1. Trials actually registered and described
The clearest, repeatedly cited clinical record is a phase I/II investigator-initiated study (ClinicalTrials.gov identifier NCT05318469) testing oral ivermectin together with the anti–PD-1 agent balstilimab — and in some descriptions pembrolizumab as an alternative — in patients with metastatic triple-negative breast cancer (mTNBC) [1] [6]. This trial has been reported in an ASCO abstract and on institutional/trial pages and is framed as a safety/tolerability and early-efficacy study rather than a randomized test against standard chemotherapy [1] [6]. Apart from this immunotherapy combination, reviewers and clinical overviews consistently report that human clinical trials of ivermectin in oncology are scarce and that no large-scale randomized controlled trials (RCTs) demonstrate benefit of ivermectin for cancer [7] [3].
2. Published clinical outcomes: what exists (and what does not)
There are no peer‑reviewed, published Phase III or large Phase II trials showing that ivermectin plus chemotherapy improves survival or response in cancer patients in the sources provided; the active clinical work noted is early-phase and, as of these reports, without published definitive outcome data [3] [7] [2]. Reviews that aggregate clinical experience emphasize a paucity of human trial data and note that most evidence of benefit comes from laboratory and animal studies rather than controlled human trials [4] [7]. Some observational reports and reviews suggest ivermectin was generally tolerated in small, non‑oncology contexts or when used by cancer patients for parasitic indications, but these are not controlled efficacy data for anticancer combinations [8].
3. Why researchers pursued combinations with chemotherapy or immunotherapy
Mechanistic and preclinical literature shows ivermectin can induce apoptosis, autophagy, mitochondrial dysfunction, inhibit tumor stem cells and reverse multidrug resistance, and in cell and animal models has synergized with drugs such as docetaxel, gemcitabine and paclitaxel — providing the biological rationale to test combinations with cytotoxics or checkpoint inhibitors [4] [5] [9]. Several in vitro and animal studies report that ivermectin can resensitize drug‑resistant cancer cells and inhibit efflux pumps like P‑gp/ABCB1, which motivates translational trials despite uncertainty about achievable plasma concentrations in humans [5] [4].
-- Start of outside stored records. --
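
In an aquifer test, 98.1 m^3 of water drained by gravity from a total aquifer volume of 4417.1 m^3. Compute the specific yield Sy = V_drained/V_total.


Specific yield Sy = Volume drained / Total volume.
Sy = 98.1 / 4417.1
   = 0.0222.

0.0222


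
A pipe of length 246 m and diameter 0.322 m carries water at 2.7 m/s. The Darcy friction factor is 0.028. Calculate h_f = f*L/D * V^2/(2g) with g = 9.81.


Darcy-Weisbach equation: h_f = f * (L/D) * V^2/(2g).
f * L/D = 0.028 * 246/0.322 = 21.3913.
V^2/(2g) = 2.7^2 / (2*9.81) = 7.29 / 19.62 = 0.3716 m.
h_f = 21.3913 * 0.3716 = 7.948 m.

7.948


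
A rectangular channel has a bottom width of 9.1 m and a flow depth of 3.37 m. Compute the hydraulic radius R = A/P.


For a rectangular section:
Flow area A = b * y = 9.1 * 3.37 = 30.67 m^2.
Wetted perimeter P = b + 2y = 9.1 + 2*3.37 = 15.84 m.
Hydraulic radius R = A/P = 30.67 / 15.84 = 1.936 m.

1.936


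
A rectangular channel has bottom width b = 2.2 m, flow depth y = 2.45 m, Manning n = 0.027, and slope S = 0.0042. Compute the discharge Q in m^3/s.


For a rectangular channel, the cross-sectional area A = b * y = 2.2 * 2.45 = 5.39 m^2.
The wetted perimeter P = b + 2y = 2.2 + 2*2.45 = 7.1 m.
Hydraulic radius R = A/P = 5.39/7.1 = 0.7592 m.
Velocity V = (1/n)*R^(2/3)*S^(1/2) = (1/0.027)*0.7592^(2/3)*0.0042^(1/2) = 1.9975 m/s.
Discharge Q = A * V = 5.39 * 1.9975 = 10.766 m^3/s.

10.766


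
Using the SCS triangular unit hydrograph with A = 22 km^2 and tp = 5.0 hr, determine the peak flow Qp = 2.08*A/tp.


SCS formula: Qp = 2.08 * A / tp.
Qp = 2.08 * 22 / 5.0
   = 45.76 / 5.0
   = 9.15 m^3/s per cm.

9.15


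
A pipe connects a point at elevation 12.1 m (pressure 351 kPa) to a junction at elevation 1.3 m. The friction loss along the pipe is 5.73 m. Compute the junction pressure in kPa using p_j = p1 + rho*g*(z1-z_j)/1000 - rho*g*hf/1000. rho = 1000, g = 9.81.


Junction pressure: p_j = p1 + rho*g*(z1 - z_j)/1000 - rho*g*hf/1000.
Elevation term = 1000*9.81*(12.1 - 1.3)/1000 = 105.948 kPa.
Friction term = 1000*9.81*5.73/1000 = 56.211 kPa.
p_j = 351 + 105.948 - 56.211 = 400.74 kPa.

400.74


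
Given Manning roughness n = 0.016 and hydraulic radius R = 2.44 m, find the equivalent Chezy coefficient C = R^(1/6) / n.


The Chezy coefficient relates to Manning's n through C = R^(1/6) / n.
R^(1/6) = 2.44^(1/6) = 1.160286.
C = 1.160286 / 0.016 = 72.52 m^(1/2)/s.

72.52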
4. Safety signals, clinical caution and the gap from bench to bedside
Authors and oncology commentators repeatedly warn that preclinical potency does not equal clinical benefit and that the absence of large RCTs means efficacy in humans is unproven; moreover, clinicians report worrying cases where patients self‑medicated with ivermectin and experienced toxicity or delayed standard therapy, underscoring ethical and safety concerns [3] [2]. Past experience with P‑gp inhibitors in cancer shows that inhibiting drug efflux can increase chemotherapy toxicity systemically, a mechanistic caution highlighted in the literature and relevant to ivermectin combinations [5].
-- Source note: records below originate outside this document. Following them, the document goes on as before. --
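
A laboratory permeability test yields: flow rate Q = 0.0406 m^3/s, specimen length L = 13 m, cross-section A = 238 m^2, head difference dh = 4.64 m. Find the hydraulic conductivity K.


From K = Q*L / (A*dh):
Numerator: Q*L = 0.0406 * 13 = 0.5278.
Denominator: A*dh = 238 * 4.64 = 1104.32.
K = 0.5278 / 1104.32 = 0.000478 m/s.

0.000478


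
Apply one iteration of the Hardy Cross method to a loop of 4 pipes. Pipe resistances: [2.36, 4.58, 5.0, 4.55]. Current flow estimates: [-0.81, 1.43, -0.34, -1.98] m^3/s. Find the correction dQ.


Numerator terms (r*Q*|Q|): 2.36*-0.81*|-0.81| = -1.5484; 4.58*1.43*|1.43| = 9.3656; 5.0*-0.34*|-0.34| = -0.578; 4.55*-1.98*|-1.98| = -17.8378.
Sum of numerator = -10.5986.
Denominator terms (r*|Q|): 2.36*|-0.81| = 1.9116; 4.58*|1.43| = 6.5494; 5.0*|-0.34| = 1.7; 4.55*|-1.98| = 9.009.
2 * sum of denominator = 2 * 19.17 = 38.34.
dQ = --10.5986 / 38.34 = 0.2764 m^3/s.

0.2764


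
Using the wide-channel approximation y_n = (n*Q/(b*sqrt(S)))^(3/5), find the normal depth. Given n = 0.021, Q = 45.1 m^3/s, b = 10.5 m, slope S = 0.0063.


We use the wide-channel approximation y_n = (n*Q/(b*sqrt(S)))^(3/5).
sqrt(S) = sqrt(0.0063) = 0.079373.
Numerator: n*Q = 0.021 * 45.1 = 0.9471.
Denominator: b*sqrt(S) = 10.5 * 0.079373 = 0.833417.
arg = 1.1364.
y_n = 1.1364^(3/5) = 1.0797 m.

1.0797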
5. Bottom line for evidence on combinations with chemotherapy
No completed clinical trials in the reviewed sources demonstrate that ivermectin combined with conventional chemotherapy improves outcomes in cancer patients; the only clearly documented human trial activity involves ivermectin combined with immune checkpoint inhibitors in an early-phase mTNBC study (NCT05318469), and published clinical outcomes from that program are not reported in these sources [1] [6] [2]. The scientific case rests on promising preclinical synergy, but rigorous clinical validation—especially randomized trials assessing both efficacy and safety—has not yet occurred [4] [7].